Pharmacokinetics of Viloxazine Extended-Release Capsules in Breastmilk of Healthy Lactating Women
Background:
Despite increasing ADHD treatment in women, ADHD medication safety in pregnancy and lactation is not well documented. Viloxazine ER is the first ADHD medication studied under the new FDA Guidance on Clinical Lactation Studies. We report pharmacokinetics of viloxazine and its major metabolite (5-HVLX-gluc) in breastmilk and estimate infant exposure.
Methods:
Healthy lactating women (Nf15; median weight 68.8kg) received viloxazine ER 600mg/day (maximum recommended adult dosage) for 3 days (NCT06259331). Calculated measures of potential infant exposure included: Daily Infant Dosage (DID): total daily drug present in breastmilk with potential to be consumed by infant; Estimated Daily Infant Dosage (EDID): milk-plasma ratio [ML/PL] x average steady-state maternal plasma concentration x estimated infant milk intake/kg/day; and Relative Infant Dose (RID): EDID/weight-adjusted maternal daily dosage x 100.
Results:
Viloxazine did not appear to affect daily milk production. At steady-state, median Tmax in breastmilk was 5.5h.

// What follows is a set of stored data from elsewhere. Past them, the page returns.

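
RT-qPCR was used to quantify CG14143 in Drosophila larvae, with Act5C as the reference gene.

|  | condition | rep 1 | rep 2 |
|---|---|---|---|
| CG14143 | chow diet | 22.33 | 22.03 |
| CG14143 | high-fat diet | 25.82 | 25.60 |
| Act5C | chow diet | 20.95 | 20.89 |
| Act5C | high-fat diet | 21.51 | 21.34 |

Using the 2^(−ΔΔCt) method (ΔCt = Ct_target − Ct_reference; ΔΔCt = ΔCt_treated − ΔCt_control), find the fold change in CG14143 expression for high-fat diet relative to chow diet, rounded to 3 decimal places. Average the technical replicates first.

Mean Ct: CG14143 chow diet 22.180; CG14143 high-fat diet 25.710; Act5C chow diet 20.920; Act5C high-fat diet 21.425
ΔCt(chow diet) = 22.180 − 20.920 = 1.260
ΔCt(high-fat diet) = 25.710 − 21.425 = 4.285
ΔΔCt = 4.285 − 1.260 = 3.025
Fold change = 2^(−3.025) = 0.1229

0.123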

Mean DID of viloxazine and 5-HVLX-gluc were 0.599±0.322 and 0.0393±0.0175 mg/day (~0.1% and 0.007% of the 600mg/day viloxazine ER dose). Mean viloxazine EDID-150 (milk intake of 150 mL/kg/day) was 0.141±0.0519 mg/kg/day; mean viloxazine EDID-200 (using early infancy milk intake of 200 mL/kg/day) was 0.189±0.0692 mg/kg/day. Mean RID-150 and RID-200 of viloxazine were 1.58±0.424% and 2.11±0.565%, respectively. Mild treatment-related AEs were reported by 80% of participants, most commonly somnolence (67%), nausea (20%), and dizziness (20%). No participants discontinued.
Conclusions:
The estimated daily viloxazine exposure in breast-fed-infants is ~2% of weight-adjusted maternal daily dose. Lactation specialists consider medications with RID < 10% generally acceptable for breast-feeding.